“Excuse me. Is this your missing chicken?”
A few weeks ago, I had a moment where I went, “This would only happen in Cameroon…” before I thought, “Okay, I’m sure it could happen in a million places, just not where I’m from.”
At Dr. Ellen’s suggestion, I started holding computer class for interested nurses at our hospital, after the workday is over. Since it’s so hot, I was taking a nap before heading back to the hospital. I got woken up by my dog, McLovin, barking loudly, and I also heard a chicken flapping around. I don’t own chickens, but I thought that the chicken sounded like it was inside my compound. I went outside to look. Somehow, a chicken had managed to get over the 6 foot walls that surround my house, and my dog was wildly chasing after it in my yard.

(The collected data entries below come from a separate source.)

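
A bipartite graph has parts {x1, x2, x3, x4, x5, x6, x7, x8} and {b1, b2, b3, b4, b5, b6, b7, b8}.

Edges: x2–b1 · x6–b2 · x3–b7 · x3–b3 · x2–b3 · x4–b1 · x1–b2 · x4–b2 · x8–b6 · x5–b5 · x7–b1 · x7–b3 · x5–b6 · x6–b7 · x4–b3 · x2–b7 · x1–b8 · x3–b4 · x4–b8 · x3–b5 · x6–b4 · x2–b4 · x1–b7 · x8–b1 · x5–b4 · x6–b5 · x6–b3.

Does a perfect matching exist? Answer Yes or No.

One maximum matching: x1→b2, x2→b4, x3→b3, x4→b8, x5→b5, x6→b7, x7→b1, x8→b6.
All 8 left vertices are covered.

Yes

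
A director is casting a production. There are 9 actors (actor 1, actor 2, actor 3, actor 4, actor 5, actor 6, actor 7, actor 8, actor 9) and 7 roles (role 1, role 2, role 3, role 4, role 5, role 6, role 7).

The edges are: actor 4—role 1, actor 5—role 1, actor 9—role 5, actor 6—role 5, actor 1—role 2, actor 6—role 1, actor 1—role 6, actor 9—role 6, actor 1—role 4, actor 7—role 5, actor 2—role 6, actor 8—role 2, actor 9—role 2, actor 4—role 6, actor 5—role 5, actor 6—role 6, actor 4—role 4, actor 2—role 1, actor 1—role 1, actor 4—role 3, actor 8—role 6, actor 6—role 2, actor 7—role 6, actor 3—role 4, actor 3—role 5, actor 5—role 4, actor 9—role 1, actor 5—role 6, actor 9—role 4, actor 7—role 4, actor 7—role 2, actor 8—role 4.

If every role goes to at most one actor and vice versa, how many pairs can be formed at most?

One maximum matching: actor 1-role 2, actor 2-role 6, actor 3-role 4, actor 4-role 3, actor 5-role 1, actor 6-role 5.
The set {actor 1, actor 2, actor 3, actor 5, actor 6, actor 7, actor 8, actor 9} has only 5 neighbours ({role 1, role 2, role 4, role 5, role 6}), so by Hall's theorem at most 6 of the 9 actors can be matched.

6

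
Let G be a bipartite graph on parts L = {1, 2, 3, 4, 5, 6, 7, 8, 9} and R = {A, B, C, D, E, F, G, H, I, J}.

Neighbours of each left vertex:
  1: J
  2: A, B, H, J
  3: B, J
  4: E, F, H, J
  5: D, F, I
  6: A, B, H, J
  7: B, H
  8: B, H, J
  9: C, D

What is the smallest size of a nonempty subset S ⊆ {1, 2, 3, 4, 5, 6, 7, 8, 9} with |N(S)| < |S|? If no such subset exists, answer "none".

Take S = {1, 3, 7, 8}. Its neighbourhood is {B, H, J}, so |N(S)| = 3 < |S| = 4.
Every subset of size less than 4 has at least as many neighbours as members, so 4 is the minimum.

4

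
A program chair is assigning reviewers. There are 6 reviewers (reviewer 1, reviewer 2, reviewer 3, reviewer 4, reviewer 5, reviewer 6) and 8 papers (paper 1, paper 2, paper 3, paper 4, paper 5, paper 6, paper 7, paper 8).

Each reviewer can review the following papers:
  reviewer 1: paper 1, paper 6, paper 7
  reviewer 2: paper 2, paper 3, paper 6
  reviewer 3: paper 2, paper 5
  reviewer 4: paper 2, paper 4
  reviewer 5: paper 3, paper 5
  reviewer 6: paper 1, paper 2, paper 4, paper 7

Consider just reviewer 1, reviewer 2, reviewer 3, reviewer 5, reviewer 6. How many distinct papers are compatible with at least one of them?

The union of neighbours of {reviewer 1, reviewer 2, reviewer 3, reviewer 5, reviewer 6} is {paper 1, paper 2, paper 3, paper 4, paper 5, paper 6, paper 7}, which has 7 elements.
Since |N(S)| = 7 ≥ |S| = 5, Hall's condition holds for this subset.

7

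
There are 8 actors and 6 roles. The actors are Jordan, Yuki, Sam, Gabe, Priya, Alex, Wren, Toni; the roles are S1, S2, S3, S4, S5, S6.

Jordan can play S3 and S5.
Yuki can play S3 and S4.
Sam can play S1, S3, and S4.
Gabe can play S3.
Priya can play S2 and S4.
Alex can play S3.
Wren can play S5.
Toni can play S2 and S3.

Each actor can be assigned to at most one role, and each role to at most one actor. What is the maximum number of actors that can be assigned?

A valid assignment of size 5: Jordan→S5, Yuki→S4, Sam→S1, Gabe→S3, Priya→S2.
The set {Jordan, Yuki, Gabe, Priya, Alex, Wren, Toni} has only 4 neighbours ({S2, S3, S4, S5}), so by Hall's theorem at most 5 of the 8 actors can be matched.

5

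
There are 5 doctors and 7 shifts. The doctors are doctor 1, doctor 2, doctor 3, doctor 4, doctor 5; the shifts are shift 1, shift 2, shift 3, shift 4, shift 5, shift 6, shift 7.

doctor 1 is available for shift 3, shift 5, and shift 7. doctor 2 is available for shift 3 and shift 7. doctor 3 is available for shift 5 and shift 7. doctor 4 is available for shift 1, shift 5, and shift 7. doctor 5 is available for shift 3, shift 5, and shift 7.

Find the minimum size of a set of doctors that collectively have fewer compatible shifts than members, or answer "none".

4

Take S = {doctor 1, doctor 2, doctor 3, doctor 5}. Its neighbourhood is {shift 3, shift 5, shift 7}, so |N(S)| = 3 < |S| = 4.
Every subset of size less than 4 has at least as many neighbours as members, so 4 is the minimum.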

I figured that I had to get the chicken to its rightful owner before McLovin ate it. So, I spent the next several minutes chasing after the lost chicken – it tried to hide under the wheelbarrow in one corner of my compound, then ran to another corner of my compound and hid under some bushes. Finally, I managed to grab it tightly with two hands. I then somehow managed to unlock the padlock to the door of my compound, and I went next door to my neighbor, Dorothee, figuring that it must be hers since I spend a lot of my spare time there and always see their chickens around.

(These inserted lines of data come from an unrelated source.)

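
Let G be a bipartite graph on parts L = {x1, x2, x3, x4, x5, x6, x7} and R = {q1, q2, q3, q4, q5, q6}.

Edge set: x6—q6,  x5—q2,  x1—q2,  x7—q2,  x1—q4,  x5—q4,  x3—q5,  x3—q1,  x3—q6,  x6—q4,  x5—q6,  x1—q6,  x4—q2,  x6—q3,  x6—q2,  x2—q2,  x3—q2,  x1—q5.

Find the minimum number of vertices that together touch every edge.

5

{x1, x3, x5, x6, q2} is a vertex cover of size 5: every edge has an endpoint in this set.
No smaller cover exists because x1–q5, x2–q2, x3–q1, x5–q4, x6–q6 is a matching of size 5, and a cover must include an endpoint of each of these disjoint edges (König's theorem).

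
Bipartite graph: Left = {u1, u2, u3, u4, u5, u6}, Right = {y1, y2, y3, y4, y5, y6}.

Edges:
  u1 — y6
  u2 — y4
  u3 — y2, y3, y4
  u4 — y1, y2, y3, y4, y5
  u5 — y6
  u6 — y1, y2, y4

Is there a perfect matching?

The set {u1, u5} has only 1 neighbour ({y6}), so by Hall's theorem at most 5 of the 6 left vertices can be matched.
Hence no matching covers every left vertex.

No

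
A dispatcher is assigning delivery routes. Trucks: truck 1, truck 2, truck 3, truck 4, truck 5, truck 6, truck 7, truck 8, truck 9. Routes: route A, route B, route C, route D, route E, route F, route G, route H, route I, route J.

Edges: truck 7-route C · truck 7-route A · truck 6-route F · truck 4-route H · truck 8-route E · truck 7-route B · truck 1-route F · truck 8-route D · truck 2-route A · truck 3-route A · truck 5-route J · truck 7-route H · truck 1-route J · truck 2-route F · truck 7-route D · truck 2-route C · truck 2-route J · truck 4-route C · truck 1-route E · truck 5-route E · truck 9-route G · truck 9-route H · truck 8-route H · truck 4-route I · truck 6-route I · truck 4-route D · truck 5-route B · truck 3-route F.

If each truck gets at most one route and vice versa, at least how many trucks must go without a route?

0

One maximum matching: truck 1–route F, truck 2–route C, truck 3–route A, truck 4–route H, truck 5–route B, truck 6–route I, truck 7–route D, truck 8–route E, truck 9–route G.
All 9 trucks are matched, so no larger matching exists.
That matches 9 of the 9, leaving 0 unmatched; no matching can do better.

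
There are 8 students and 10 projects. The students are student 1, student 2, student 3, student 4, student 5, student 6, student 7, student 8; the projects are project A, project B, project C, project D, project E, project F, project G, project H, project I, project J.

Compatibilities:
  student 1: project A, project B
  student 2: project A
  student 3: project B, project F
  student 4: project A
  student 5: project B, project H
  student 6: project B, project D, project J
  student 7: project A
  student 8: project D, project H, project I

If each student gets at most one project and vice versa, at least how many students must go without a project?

A valid assignment of size 6: student 1-project B, student 2-project A, student 3-project F, student 5-project H, student 6-project J, student 8-project I.
The set {student 2, student 4, student 7} has only 1 neighbour ({project A}), so by Hall's theorem at most 6 of the 8 students can be matched.
That matches 6 of the 8, leaving 2 unmatched; no matching can do better.

2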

When I stood in the doorway and asked Dorothee if the chicken was hers, she told me to move over a bit and hold it out so that she could see it more clearly in the light. She looked at it for a moment, then said, “No, it’s not mine.” I was really thrown off that I just cracked up – because 1) that I assumed that it was hers and 2) that she would recognize her chickens by how it looks – then I just felt really ignorant. Of course people know what their own chickens look like, since they’re expensive to buy and to raise. It’d be like someone bringing me a random dog and asking me, “Hey, is this McLovin’?” Sometimes, I just feel so ridiculous.

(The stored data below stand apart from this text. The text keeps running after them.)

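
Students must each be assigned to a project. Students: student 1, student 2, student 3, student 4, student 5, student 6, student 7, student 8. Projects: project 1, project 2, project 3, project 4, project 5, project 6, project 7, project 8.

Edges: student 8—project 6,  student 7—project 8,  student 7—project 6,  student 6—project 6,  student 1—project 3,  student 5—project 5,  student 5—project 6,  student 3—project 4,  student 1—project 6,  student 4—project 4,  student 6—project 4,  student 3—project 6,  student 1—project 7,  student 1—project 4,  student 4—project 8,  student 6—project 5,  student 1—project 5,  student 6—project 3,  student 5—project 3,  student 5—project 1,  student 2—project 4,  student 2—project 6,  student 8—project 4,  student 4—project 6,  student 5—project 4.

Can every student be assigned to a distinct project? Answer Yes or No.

No

The set {student 2, student 3, student 4, student 7, student 8} has only 3 neighbours ({project 4, project 6, project 8}), so by Hall's theorem at most 6 of the 8 students can be matched.
Hence no matching covers every student.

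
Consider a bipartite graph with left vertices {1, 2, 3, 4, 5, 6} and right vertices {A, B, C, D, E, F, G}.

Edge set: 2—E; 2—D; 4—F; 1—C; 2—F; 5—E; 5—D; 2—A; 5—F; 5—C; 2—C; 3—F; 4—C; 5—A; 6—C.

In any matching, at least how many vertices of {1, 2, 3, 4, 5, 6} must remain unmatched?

One maximum matching: 1→C, 2→E, 3→F, 5→A.
The set {1, 3, 4, 6} has only 2 neighbours ({C, F}), so by Hall's theorem at most 4 of the 6 left vertices can be matched.
That matches 4 of the 6, leaving 2 unmatched; no matching can do better.

2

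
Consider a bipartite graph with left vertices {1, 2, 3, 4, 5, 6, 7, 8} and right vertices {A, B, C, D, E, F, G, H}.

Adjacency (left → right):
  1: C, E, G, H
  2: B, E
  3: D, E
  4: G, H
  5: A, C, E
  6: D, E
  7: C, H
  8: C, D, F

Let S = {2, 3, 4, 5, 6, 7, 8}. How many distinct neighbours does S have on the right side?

8

The union of neighbours of {2, 3, 4, 5, 6, 7, 8} is {A, B, C, D, E, F, G, H}, which has 8 elements.
Since |N(S)| = 8 ≥ |S| = 7, Hall's condition holds for this subset.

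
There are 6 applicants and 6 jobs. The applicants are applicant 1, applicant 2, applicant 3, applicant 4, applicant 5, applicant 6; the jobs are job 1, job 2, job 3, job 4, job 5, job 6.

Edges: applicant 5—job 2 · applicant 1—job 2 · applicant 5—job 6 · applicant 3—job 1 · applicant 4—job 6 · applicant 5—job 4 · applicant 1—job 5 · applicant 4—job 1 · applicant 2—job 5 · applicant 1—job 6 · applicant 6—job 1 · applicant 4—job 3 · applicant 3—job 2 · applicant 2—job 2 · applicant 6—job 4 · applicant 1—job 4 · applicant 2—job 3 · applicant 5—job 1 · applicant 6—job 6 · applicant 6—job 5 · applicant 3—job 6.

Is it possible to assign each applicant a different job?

A valid assignment of size 6: applicant 1→job 2, applicant 2→job 5, applicant 3→job 1, applicant 4→job 3, applicant 5→job 4, applicant 6→job 6.
Every applicant is matched, so this is a perfect matching.

Yes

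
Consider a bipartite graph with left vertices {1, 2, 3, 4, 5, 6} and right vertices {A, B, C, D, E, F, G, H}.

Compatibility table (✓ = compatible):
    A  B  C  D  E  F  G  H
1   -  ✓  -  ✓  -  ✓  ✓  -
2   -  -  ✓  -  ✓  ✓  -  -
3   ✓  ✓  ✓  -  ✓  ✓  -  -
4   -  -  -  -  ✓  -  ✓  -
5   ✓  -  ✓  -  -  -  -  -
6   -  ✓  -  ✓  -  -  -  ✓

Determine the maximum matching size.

For example, pair 1→F, 2→E, 3→A, 4→G, 5→C, 6→B.
All 6 left vertices are matched, so no larger matching exists.

6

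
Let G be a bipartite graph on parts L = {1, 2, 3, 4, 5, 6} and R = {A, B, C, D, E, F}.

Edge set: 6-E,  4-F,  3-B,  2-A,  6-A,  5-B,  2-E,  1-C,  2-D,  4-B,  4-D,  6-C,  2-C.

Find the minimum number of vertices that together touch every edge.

A maximum matching has 5 edges (e.g. 1–C, 2–D, 3–B, 4–F, 6–E).
By König's theorem the minimum vertex cover has the same size. One such cover is {1, 2, 4, 6, B}.

5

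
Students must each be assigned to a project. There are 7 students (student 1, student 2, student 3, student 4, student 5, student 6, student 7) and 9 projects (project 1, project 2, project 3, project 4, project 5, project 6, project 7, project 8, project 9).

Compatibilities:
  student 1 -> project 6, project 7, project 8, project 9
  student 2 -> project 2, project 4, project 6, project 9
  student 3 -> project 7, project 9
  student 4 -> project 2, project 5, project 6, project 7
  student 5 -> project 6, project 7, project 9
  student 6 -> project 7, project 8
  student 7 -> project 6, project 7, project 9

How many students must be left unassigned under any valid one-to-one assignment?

For example, pair student 1-project 9, student 2-project 4, student 3-project 7, student 4-project 2, student 5-project 6, student 6-project 8.
The set {student 1, student 3, student 5, student 6, student 7} has only 4 neighbours ({project 6, project 7, project 8, project 9}), so by Hall's theorem at most 6 of the 7 students can be matched.
That matches 6 of the 7, leaving 1 unmatched; no matching can do better.

1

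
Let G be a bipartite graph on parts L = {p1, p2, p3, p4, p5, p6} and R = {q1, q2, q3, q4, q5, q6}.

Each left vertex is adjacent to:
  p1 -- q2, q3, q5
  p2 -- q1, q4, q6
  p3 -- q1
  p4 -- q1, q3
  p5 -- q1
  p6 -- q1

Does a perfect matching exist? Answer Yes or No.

No

The set {p3, p5, p6} has only 1 neighbour ({q1}), so by Hall's theorem at most 4 of the 6 left vertices can be matched.
Hence no matching covers every left vertex.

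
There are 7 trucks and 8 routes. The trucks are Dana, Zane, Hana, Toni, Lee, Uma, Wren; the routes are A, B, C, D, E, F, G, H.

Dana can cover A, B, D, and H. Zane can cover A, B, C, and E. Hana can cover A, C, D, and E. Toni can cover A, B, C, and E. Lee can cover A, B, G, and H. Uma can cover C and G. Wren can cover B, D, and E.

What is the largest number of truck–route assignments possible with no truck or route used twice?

One maximum matching: Dana→D, Zane→E, Hana→A, Toni→C, Lee→H, Uma→G, Wren→B.
All 7 trucks are matched, so no larger matching exists.

7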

Anyway, Dorothee told me that I could just let the chicken out on the street, and it’d know to go back home, like the other animals in Kolofata. I decided to just take the chicken to the house behind Dorothee’s (and diagonal to mine). They also told me that it wasn’t theirs. Finally, my other next-door-neighbor told me that the chicken did indeed belong to them and that they were just about to go look for it. Success!
Oh Catherine…do you need me to teach you how to hypnotize chickens so you know how to deal with this situation in the future?!